Current and future challenges and perspectives

The importance and benefits of sustainable data maintenance in taxonomy require stable and reliable repositories and workable, user-friendly, and ideally highly automated pipelines for depositing data packages. Priority should be given to standardization and pipeline development for machine-readable data, including images, audio files or videos, and tables of measurements.

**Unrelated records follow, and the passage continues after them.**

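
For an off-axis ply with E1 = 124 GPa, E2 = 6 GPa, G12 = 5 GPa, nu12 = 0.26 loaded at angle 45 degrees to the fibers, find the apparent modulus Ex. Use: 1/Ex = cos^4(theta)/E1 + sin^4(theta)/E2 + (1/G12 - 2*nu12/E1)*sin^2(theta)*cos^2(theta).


cos^4(45) = 0.25, sin^4(45) = 0.25, sin^2(45)*cos^2(45) = 0.25
1/G12 - 2*nu12/E1 = 1/5 - 2*0.26/124 = 0.195806 GPa^-1
1/Ex = 0.25/124 + 0.25/6 + 0.195806*0.25 = 0.0926344 GPa^-1
Ex = 10.8 GPa

10.8 GPa


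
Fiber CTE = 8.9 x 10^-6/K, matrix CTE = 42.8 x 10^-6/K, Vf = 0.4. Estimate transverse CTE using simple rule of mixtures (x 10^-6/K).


alpha_2 = alpha_f*Vf + alpha_m*(1-Vf) = 8.9*0.4 + 42.8*0.6 = 29.2 x 10^-6/K

29.2 x 10^-6/K


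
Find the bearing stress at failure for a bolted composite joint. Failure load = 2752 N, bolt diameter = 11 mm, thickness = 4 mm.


sigma_br = F/(d*h) = 2752/(11*4) = 62.5 MPa

62.5 MPa


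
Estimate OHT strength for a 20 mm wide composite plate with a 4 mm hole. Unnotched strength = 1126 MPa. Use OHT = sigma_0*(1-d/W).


OHT = sigma_0*(1-d/W) = 1126*(1-4/20) = 900.8 MPa

900.8 MPa


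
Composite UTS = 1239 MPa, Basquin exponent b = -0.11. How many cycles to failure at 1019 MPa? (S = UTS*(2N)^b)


N = 0.5 * (S/UTS)^(1/b) = 0.5 * (1019/1239)^(1/-0.11) = 2.9564 cycles

2.9564 cycles


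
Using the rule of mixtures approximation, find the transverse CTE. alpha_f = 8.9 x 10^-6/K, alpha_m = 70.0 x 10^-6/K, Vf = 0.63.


alpha_2 = alpha_f*Vf + alpha_m*(1-Vf) = 8.9*0.63 + 70.0*0.37 = 31.5 x 10^-6/K

31.5 x 10^-6/K


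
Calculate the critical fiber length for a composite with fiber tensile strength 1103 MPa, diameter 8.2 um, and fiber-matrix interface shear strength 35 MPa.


Lc = sigma_f * d / (2 * tau_i) = 1103 * 8.2 / (2 * 35) = 129.2 um

129.2 um


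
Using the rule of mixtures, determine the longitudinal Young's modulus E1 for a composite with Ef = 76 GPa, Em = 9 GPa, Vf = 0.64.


E1 = Ef*Vf + Em*(1-Vf) = 76*0.64 + 9*0.36 = 51.88 GPa

51.88 GPa


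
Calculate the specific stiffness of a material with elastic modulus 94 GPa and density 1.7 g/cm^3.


Specific stiffness = E/rho = 94/1.7 = 55.3 GPa/(g/cm^3)

55.3 GPa/(g/cm^3)


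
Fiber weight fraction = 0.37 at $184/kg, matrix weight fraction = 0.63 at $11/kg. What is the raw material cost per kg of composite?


Cost = cost_f*Wf + cost_m*Wm = 184*0.37 + 11*0.63 = $75.01/kg

$75.01/kg


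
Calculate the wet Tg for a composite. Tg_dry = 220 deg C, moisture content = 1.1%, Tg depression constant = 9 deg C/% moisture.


Tg_wet = Tg_dry - k*moisture = 220 - 9*1.1 = 210.1 deg C

210.1 deg C


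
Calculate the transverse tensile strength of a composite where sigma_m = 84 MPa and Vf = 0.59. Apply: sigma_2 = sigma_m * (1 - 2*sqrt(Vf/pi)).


factor = 1 - 2*sqrt(0.59/pi) = 0.1333
sigma_2 = 84 * 0.1333 = 11.2 MPa

11.2 MPa


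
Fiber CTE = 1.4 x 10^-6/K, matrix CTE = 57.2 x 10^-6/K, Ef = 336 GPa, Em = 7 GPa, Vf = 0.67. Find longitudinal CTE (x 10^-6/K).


E1 = Ef*Vf + Em*(1-Vf) = 227.43
alpha_1 = (alpha_f*Ef*Vf + alpha_m*Em*(1-Vf))/E1 = 1.97 x 10^-6/K

1.97 x 10^-6/K


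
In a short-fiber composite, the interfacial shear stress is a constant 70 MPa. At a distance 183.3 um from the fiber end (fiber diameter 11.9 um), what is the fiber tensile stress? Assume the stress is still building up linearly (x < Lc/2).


Force balance: sigma_f * (pi*d^2/4) = tau * (pi*d) * x  ->  sigma_f = 4 * tau * x / d
sigma_f = 4 * 70 * 183.3 / 11.9 = 4312.9 MPa

4312.9 MPa


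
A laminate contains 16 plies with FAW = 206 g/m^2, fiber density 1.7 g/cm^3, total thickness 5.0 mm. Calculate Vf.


Vf = n * FAW / (rho_f * h * 1000) = 16 * 206 / (1.7 * 5.0 * 1000) = 0.3878

0.3878


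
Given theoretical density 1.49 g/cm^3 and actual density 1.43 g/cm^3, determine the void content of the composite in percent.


Void% = (rho_theo - rho_actual)/rho_theo * 100 = (1.49 - 1.43)/1.49 * 100 = 4.03%

4.03%


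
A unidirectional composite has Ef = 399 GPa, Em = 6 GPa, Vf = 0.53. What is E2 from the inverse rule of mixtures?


1/E2 = Vf/Ef + (1-Vf)/Em = 0.53/399 + 0.47/6
E2 = 12.55 GPa

12.55 GPa


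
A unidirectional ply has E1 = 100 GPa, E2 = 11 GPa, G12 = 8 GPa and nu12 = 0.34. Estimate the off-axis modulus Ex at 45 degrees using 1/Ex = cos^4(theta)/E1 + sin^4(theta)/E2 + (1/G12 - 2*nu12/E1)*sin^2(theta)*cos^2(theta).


cos^4(45) = 0.25, sin^4(45) = 0.25, sin^2(45)*cos^2(45) = 0.25
1/G12 - 2*nu12/E1 = 1/8 - 2*0.34/100 = 0.1182 GPa^-1
1/Ex = 0.25/100 + 0.25/11 + 0.1182*0.25 = 0.0547773 GPa^-1
Ex = 18.26 GPa

18.26 GPa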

With increasing data availability and the development of tools for the analysis and visualization of complex biological data new, sophisticated analyses will become feasible (e.g., https://bivi.co/visualisations; http://www.paraview.org, https://vistrails.org), helping taxonomists to describe the astonishing diversity of species on Earth and to make the existing taxonomic information as accessible as possible.

As one possible option to attain this goal, the German Federation for Biological Data (Diepenbroek et al. 2014) could be made more suitable for the taxonomic community. GFBio was established as a service-oriented infrastructure network to support the data life cycle in biodiversity, ecology, and environmental science. Its data archival, publication, and discovery services are built as a single point of contact for the users of long-term data centers, including natural science collections, environmental data publishers, and the European Nuclear Archive (ENA). So far, few taxonomic data sets have been published through the GFBio services (Bruy et al. 2019; Rakotoarison et al. 2019), and taxonomist make up about 5% of the users of GFBio (own data, 12 Feb. 2019). Experience with alpha-taxonomic data packages is growing, however. The published data are linked to the GBIF portal, where their impact via citation metrics is visible. For example, the Bruy et al. (2019) dataset (https://doi.org/10.15468/l8qg0g) has been downloaded > 50 times in less than 2 months after publication. Despite such success stories, specific aspects of taxonomic data packages still need to be addressed, including the application of templates, which might be community or technology specific. GFBio and the taxonomic community in Germany are currently exploring possible solutions, which we hope will provide test cases triggering a wider adoption of data storage strategies by taxonomists.